ICML2025

Batch List-Decodable Linear Regression via Higher Moments

Ilias Diakonikolas, Daniel Kane, Sushrut Karmalkar, Sihan Liu, Thanasis Pittas

摘要

We study the task of list-decodable linear regression using batches. A batch is called clean if the points it contains are i.i.d. samples from an unknown linear regression distribution. For a parameter α ∈ (0, 1/2), an unknown α-fraction of the batches are clean and no assumptions are made on the remaining batches. The goal is to output a small list of vectors at least one of which is close to the true regressor vector in ℓ 2 -norm. [DJKS23] gave an efficient algorithm for this task, under natural distributional assumptions, with the following guarantee. Under the assumption that the batch size n satisfies n ≥ Ω(α -1 ) and the number of batches is m = poly(d, n, 1/α), their algorithm runs in polynomial time and outputs a list of O(1/α 2 ) vectors at least one of which is Õ(α -1/2 / √ n) close to the target regressor.
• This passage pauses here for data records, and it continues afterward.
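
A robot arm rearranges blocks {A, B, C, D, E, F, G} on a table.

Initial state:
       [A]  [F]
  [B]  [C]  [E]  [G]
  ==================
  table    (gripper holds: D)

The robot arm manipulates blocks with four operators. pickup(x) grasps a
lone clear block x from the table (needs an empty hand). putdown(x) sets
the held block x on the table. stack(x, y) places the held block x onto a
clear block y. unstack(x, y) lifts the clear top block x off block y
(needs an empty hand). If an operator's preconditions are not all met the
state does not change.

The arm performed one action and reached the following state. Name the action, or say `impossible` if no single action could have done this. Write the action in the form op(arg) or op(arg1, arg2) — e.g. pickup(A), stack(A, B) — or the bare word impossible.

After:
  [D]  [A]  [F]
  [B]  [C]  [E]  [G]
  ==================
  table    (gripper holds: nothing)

stack(D, B)

target: towers=[B/D; C/A; E/F; G] holding=-
        putdown(D) → towers=[B; C/A; D; E/F; G] holding=-
       stack(D, B) → towers=[B/D; C/A; E/F; G] holding=-  ← match
       stack(D, F) → towers=[B; C/A; E/F/D; G] holding=-
       stack(D, G) → towers=[B; C/A; E/F; G/D] holding=-
       stack(D, A) → towers=[B; C/A/D; E/F; G] holding=-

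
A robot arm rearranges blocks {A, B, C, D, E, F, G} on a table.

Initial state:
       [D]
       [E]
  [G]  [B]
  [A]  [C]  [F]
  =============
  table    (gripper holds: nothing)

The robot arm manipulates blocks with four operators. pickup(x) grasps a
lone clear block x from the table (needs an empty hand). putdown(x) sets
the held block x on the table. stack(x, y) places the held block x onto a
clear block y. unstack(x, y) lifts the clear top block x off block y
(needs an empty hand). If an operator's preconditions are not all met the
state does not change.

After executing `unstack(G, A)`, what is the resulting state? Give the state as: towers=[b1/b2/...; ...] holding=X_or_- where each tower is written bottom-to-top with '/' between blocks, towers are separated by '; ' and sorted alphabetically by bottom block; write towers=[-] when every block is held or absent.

towers=[A; C/B/E/D; F] holding=G

before: towers=[A/G; C/B/E/D; F] holding=-
pre[unstack(G, A)]: on(G,A) ok, clear(G) ok, handempty ok
all met → apply unstack(G, A)
after:  towers=[A; C/B/E/D; F] holding=G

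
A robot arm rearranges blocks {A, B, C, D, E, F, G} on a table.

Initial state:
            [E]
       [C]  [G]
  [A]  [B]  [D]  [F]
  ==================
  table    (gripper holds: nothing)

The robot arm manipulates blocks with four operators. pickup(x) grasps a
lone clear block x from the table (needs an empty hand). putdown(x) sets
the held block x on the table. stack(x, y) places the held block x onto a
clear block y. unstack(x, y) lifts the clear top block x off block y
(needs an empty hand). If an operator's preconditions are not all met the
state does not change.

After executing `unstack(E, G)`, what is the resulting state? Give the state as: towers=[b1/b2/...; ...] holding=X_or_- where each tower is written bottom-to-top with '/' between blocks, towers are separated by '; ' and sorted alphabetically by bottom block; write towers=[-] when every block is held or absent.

before: towers=[A; B/C; D/G/E; F] holding=-
pre[unstack(E, G)]: on(E,G) ok, clear(E) ok, handempty ok
all met → apply unstack(E, G)
after:  towers=[A; B/C; D/G; F] holding=E

towers=[A; B/C; D/G; F] holding=E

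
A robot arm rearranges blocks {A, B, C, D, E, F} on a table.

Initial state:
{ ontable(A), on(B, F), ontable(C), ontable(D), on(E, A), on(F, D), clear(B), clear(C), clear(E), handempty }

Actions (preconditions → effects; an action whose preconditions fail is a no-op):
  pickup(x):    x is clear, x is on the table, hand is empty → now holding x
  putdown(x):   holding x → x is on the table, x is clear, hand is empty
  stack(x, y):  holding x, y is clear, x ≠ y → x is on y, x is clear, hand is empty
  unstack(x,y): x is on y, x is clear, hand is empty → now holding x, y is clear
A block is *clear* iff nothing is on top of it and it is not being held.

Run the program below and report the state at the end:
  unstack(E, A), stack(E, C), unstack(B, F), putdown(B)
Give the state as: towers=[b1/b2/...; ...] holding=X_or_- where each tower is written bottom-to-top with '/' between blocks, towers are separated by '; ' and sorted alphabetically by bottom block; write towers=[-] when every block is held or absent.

towers=[A; B; C/E; D/F] holding=-

step 1 (unstack(E, A)): towers=[A; C; D/F/B] holding=E
step 2 (stack(E, C)): towers=[A; C/E; D/F/B] holding=-
step 3 (unstack(B, F)): towers=[A; C/E; D/F] holding=B
step 4 (putdown(B)): towers=[A; B; C/E; D/F] holding=-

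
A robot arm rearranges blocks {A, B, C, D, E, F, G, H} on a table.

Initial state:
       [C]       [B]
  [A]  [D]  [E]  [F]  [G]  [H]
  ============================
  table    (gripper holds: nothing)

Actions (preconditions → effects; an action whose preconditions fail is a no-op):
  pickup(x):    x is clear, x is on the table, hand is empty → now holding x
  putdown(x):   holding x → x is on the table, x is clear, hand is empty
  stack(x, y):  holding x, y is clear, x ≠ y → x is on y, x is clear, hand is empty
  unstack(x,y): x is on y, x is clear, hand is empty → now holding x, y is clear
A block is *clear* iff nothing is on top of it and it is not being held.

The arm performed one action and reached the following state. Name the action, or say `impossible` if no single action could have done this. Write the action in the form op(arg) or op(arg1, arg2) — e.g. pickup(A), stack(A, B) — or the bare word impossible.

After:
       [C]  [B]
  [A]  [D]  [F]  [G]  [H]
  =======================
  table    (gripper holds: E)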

Here we design a new polynomial-time algorithm for this task with significantly stronger guarantees under the assumption that the low-degree moments of the covariates distribution are Sum-of-Squares (SoS) certifiably bounded. Specifically, for any constant δ > 0, as long as the batch size is n ≥ Ω δ (α -δ ) and the degree-Θ(1/δ) moments of the covariates are SoS certifiably bounded, our algorithm uses m = poly((dn) 1/δ , 1/α) batches, runs in polynomial-time, and outputs an O(1/α)-sized list of vectors one of which is O(α -δ/2 / √ n) close to the target. That is, our algorithm achieves substantially smaller minimum batch size and final error, while achieving the optimal list size. Our approach leverages higher-order moment information by carefully combining the SoS paradigm interleaved with an iterative method and a novel list pruning procedure for this setting. In the process, we give an SoS proof of the Marcinkiewicz-Zygmund inequality that may be of broader applicability.